Читать книгу The Wiley-Blackwell Handbook of Childhood Social Development - Группа авторов - Страница 30
Emotional development
ОглавлениеAdvances in this domain stemmed partly from the creation of coding schemes that reliably differentiated infants’ and children’s emotional expressions, and from the implementation of technologies that indexed emotion’s physiological referents (e.g., heart, brain, and CNS monitoring instruments). These innovations paved the way for researchers to distinguish among basic emotions (e.g., joy, fear, sadness) and self‐conscious emotions (e.g., pride, guilt), and to chart developmental milestones (e.g., emergence, stability) and gauge individual differences in emotional reactivity (Lewis, 2014).

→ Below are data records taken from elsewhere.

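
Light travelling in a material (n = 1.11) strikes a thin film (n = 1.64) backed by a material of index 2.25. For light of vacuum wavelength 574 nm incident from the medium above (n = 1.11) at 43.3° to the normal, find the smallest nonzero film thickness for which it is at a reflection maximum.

Top surface (1.11 → 1.64): reflection off a higher-index medium gives a half-wave phase shift.
At the lower boundary (n = 1.64 to n = 2.25) the reflected ray undergoes a half-wave phase shift.
Net: no relative phase inversion (both shifts match).
For strong reflection here: 2 n t cos θ_r = m λ.
Snell's law: 1.11 sin 43.3° = 1.64 sin θ_r → sin θ_r = 0.464, cos θ_r = 0.886.
Minimum nonzero at m = 1: t = λ / (2 n cos θ_r) = 574 / (2 × 1.64 × 0.886) = 198 nm.

198 nm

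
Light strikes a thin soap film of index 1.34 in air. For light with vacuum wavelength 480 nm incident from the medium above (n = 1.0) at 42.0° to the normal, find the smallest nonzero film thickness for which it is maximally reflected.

103 nm

At the upper boundary (n = 1.0 to n = 1.34) the reflected ray undergoes a half-wave phase shift.
Bottom surface (1.34 → 1.0): reflection off a lower-index medium gives no phase shift.
Net: one phase inversion between the two reflected rays.
With one net inversion, constructive interference in reflection requires 2 n t cos θ_r = (m + ½) λ.
Snell's law: 1.0 sin 42.0° = 1.34 sin θ_r → sin θ_r = 0.499, cos θ_r = 0.866.
Minimum at m = 0: t = λ / (4 n cos θ_r) = 480 / (4 × 1.34 × 0.866) = 103 nm.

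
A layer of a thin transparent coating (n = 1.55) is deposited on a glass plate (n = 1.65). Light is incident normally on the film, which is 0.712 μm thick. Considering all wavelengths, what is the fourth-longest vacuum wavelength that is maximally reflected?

552 nm

Top surface (1.0 → 1.55): reflection off a higher-index medium gives a half-wave phase shift.
At the lower boundary (n = 1.55 to n = 1.65) the reflected ray undergoes a half-wave phase shift.
The two reflections carry the same phase change, so no net offset.
So the condition for constructive reflection is 2 n t = m λ.
λ = 2 n t / m. The fourth-longest wavelength is m = 4: λ = 2 × 1.55 × 712 / 4.00 = 552 nm.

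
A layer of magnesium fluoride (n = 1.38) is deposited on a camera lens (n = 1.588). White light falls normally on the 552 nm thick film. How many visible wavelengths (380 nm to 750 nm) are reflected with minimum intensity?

2

Top surface (1.0 → 1.38): reflection off a higher-index medium gives a half-wave phase shift.
At the lower boundary (n = 1.38 to n = 1.588) the reflected ray undergoes a half-wave phase shift.
Zero or two π shifts → no net half-wave offset.
So the condition for destructive reflection is 2 n t = (m + ½) λ.
λ = 2 n t / (m + ½) = 1524 / (m + ½) nm.
m=1: 1016 nm (IR); m=2: 609 nm (visible); m=3: 435 nm (visible); m=4: 339 nm (UV).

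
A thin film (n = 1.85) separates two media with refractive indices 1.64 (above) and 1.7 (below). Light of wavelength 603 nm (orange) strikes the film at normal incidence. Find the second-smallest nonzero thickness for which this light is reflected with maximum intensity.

244 nm

Top surface (1.64 → 1.85): reflection off a higher-index medium gives a half-wave phase shift.
Bottom surface (1.85 → 1.7): reflection off a lower-index medium gives no phase shift.
The two reflections differ by half a wavelength.
For maximum reflection here: 2 n t = (m + ½) λ.
The second-smallest nonzero thickness corresponds to m = 1: t = (m + ½) λ / (2 n) = 1.50 × 603 / (2 × 1.85) = 244 nm.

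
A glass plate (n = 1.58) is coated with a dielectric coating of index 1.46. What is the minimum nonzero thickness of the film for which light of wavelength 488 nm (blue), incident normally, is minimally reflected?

83.6 nm

Top surface (1.0 → 1.46): reflection off a higher-index medium gives a half-wave phase shift.
Ray reflecting at the bottom interface goes from n = 1.46 toward n = 1.58: a half-wave phase shift.
Zero or two π shifts → no net half-wave offset.
With no net inversion, destructive interference in reflection requires 2 n t = (m + ½) λ.
Minimum at m = 0: t = λ / (4 n) = 488 / (4 × 1.46) = 83.6 nm.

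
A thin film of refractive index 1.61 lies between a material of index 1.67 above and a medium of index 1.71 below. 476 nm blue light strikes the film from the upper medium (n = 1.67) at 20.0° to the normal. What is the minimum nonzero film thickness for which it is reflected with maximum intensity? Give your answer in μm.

Ray reflecting at the top interface goes from n = 1.67 toward n = 1.61: no phase shift.
At the lower boundary (n = 1.61 to n = 1.71) the reflected ray undergoes a half-wave phase shift.
The two reflections differ by half a wavelength.
For maximum reflection here: 2 n t cos θ_r = (m + ½) λ.
Snell's law: 1.67 sin 20.0° = 1.61 sin θ_r → sin θ_r = 0.355, cos θ_r = 0.935.
Minimum at m = 0: t = λ / (4 n cos θ_r) = 476 / (4 × 1.61 × 0.935) = 79.1 nm.

0.0791 μm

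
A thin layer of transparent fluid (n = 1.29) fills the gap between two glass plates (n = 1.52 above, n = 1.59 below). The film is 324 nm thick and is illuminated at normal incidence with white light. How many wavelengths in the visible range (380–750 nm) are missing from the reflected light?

Top surface (1.52 → 1.29): reflection off a lower-index medium gives no phase shift.
Ray reflecting at the bottom interface goes from n = 1.29 toward n = 1.59: a half-wave phase shift.
Net: one phase inversion between the two reflected rays.
With one net inversion, destructive interference in reflection requires 2 n t = m λ.
λ = 2 n t / m = 836 / m nm.
m=1: 836 nm (IR); m=2: 418 nm (visible); m=3: 279 nm (UV).

1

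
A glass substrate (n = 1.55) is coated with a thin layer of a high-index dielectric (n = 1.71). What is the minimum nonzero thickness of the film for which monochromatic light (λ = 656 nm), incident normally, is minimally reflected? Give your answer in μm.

0.192 μm

Ray reflecting at the top interface goes from n = 1.0 toward n = 1.71: a half-wave phase shift.
Bottom surface (1.71 → 1.55): reflection off a lower-index medium gives no phase shift.
The two reflections differ by half a wavelength.
So the condition for destructive reflection is 2 n t = m λ.
Minimum nonzero at m = 1: t = λ / (2 n) = 656 / (2 × 1.71) = 192 nm.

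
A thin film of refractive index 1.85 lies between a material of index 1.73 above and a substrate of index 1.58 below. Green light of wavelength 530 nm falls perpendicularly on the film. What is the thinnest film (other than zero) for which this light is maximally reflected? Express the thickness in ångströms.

716 Å

At the upper boundary (n = 1.73 to n = 1.85) the reflected ray undergoes a half-wave phase shift.
Bottom surface (1.85 → 1.58): reflection off a lower-index medium gives no phase shift.
Exactly one π shift → a net half-wave offset.
With one net inversion, constructive interference in reflection requires 2 n t = (m + ½) λ.
Minimum at m = 0: t = λ / (4 n) = 530 / (4 × 1.85) = 71.6 nm.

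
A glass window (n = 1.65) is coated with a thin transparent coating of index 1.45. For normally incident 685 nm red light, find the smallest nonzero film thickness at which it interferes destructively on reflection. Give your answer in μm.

Top surface (1.0 → 1.45): reflection off a higher-index medium gives a half-wave phase shift.
Ray reflecting at the bottom interface goes from n = 1.45 toward n = 1.65: a half-wave phase shift.
The two reflections carry the same phase change, so no net offset.
For minimum reflection here: 2 n t = (m + ½) λ.
Minimum at m = 0: t = λ / (4 n) = 685 / (4 × 1.45) = 118 nm.

0.118 μm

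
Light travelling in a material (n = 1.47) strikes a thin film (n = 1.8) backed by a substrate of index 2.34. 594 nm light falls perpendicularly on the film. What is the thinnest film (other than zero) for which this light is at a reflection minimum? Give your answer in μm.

Ray reflecting at the top interface goes from n = 1.47 toward n = 1.8: a half-wave phase shift.
At the lower boundary (n = 1.8 to n = 2.34) the reflected ray undergoes a half-wave phase shift.
Net: no relative phase inversion (both shifts match).
So the condition for destructive reflection is 2 n t = (m + ½) λ.
Minimum at m = 0: t = λ / (4 n) = 594 / (4 × 1.8) = 82.5 nm.

0.0825 μm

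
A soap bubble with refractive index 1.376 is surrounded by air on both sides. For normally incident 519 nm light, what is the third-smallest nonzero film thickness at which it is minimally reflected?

566 nm

Ray reflecting at the top interface goes from n = 1.0 toward n = 1.376: a half-wave phase shift.
At the lower boundary (n = 1.376 to n = 1.0) the reflected ray undergoes no phase shift.
The two reflections differ by half a wavelength.
So the condition for destructive reflection is 2 n t = m λ.
The third-smallest nonzero thickness corresponds to m = 3: t = m λ / (2 n) = 3.00 × 519 / (2 × 1.376) = 566 nm.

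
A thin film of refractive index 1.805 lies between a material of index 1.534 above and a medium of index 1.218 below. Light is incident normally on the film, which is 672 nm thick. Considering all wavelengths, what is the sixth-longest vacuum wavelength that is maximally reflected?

441 nm

Top surface (1.534 → 1.805): reflection off a higher-index medium gives a half-wave phase shift.
At the lower boundary (n = 1.805 to n = 1.218) the reflected ray undergoes no phase shift.
Exactly one π shift → a net half-wave offset.
With one net inversion, constructive interference in reflection requires 2 n t = (m + ½) λ.
λ = 2 n t / (m + ½). The sixth-longest wavelength is m = 5: λ = 2 × 1.805 × 672 / 5.50 = 441 nm.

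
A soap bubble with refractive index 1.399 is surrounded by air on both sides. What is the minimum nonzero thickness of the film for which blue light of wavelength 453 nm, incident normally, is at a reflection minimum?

At the upper boundary (n = 1.0 to n = 1.399) the reflected ray undergoes a half-wave phase shift.
Bottom surface (1.399 → 1.0): reflection off a lower-index medium gives no phase shift.
Net: one phase inversion between the two reflected rays.
With one net inversion, destructive interference in reflection requires 2 n t = m λ.
Minimum nonzero at m = 1: t = λ / (2 n) = 453 / (2 × 1.399) = 162 nm.

162 nm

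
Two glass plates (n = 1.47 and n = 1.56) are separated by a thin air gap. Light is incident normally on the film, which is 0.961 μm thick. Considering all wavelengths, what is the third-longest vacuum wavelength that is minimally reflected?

641 nm

Top surface (1.47 → 1.0): reflection off a lower-index medium gives no phase shift.
At the lower boundary (n = 1.0 to n = 1.56) the reflected ray undergoes a half-wave phase shift.
Net: one phase inversion between the two reflected rays.
So the condition for destructive reflection is 2 n t = m λ.
λ = 2 n t / m. The third-longest wavelength is m = 3: λ = 2 × 1.0 × 961 / 3.00 = 641 nm.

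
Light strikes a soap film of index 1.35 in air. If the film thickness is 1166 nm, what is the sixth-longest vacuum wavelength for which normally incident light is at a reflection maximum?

Ray reflecting at the top interface goes from n = 1.0 toward n = 1.35: a half-wave phase shift.
At the lower boundary (n = 1.35 to n = 1.0) the reflected ray undergoes no phase shift.
The two reflections differ by half a wavelength.
So the condition for constructive reflection is 2 n t = (m + ½) λ.
λ = 2 n t / (m + ½). The sixth-longest wavelength is m = 5: λ = 2 × 1.35 × 1166 / 5.50 = 572 nm.

572 nm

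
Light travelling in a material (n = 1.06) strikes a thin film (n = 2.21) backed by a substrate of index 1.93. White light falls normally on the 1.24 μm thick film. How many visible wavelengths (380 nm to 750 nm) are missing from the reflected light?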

Efforts to define and measure individual differences in emotions (e.g., forms expressed, intensity, regulation) and relate them to other aspects of children’s development produced important discoveries. Associations were found between the emotions children frequently expressed and their temperament and adjustment. Children prone to express positive affect, for example, were found to have outgoing temperaments and manifested better adjustment outcomes (e.g., higher self‐esteem, social competence). In contrast, negative affectivity was linked with inhibited and difficult temperaments and a range of adjustment problems (Rothbart, 2007). Similar differences in temperament and adjustment were found for children who evidenced greater as opposed to lesser ability to manage their emotions (e.g., self‐regulation, effortful control; Denham et al., 2011).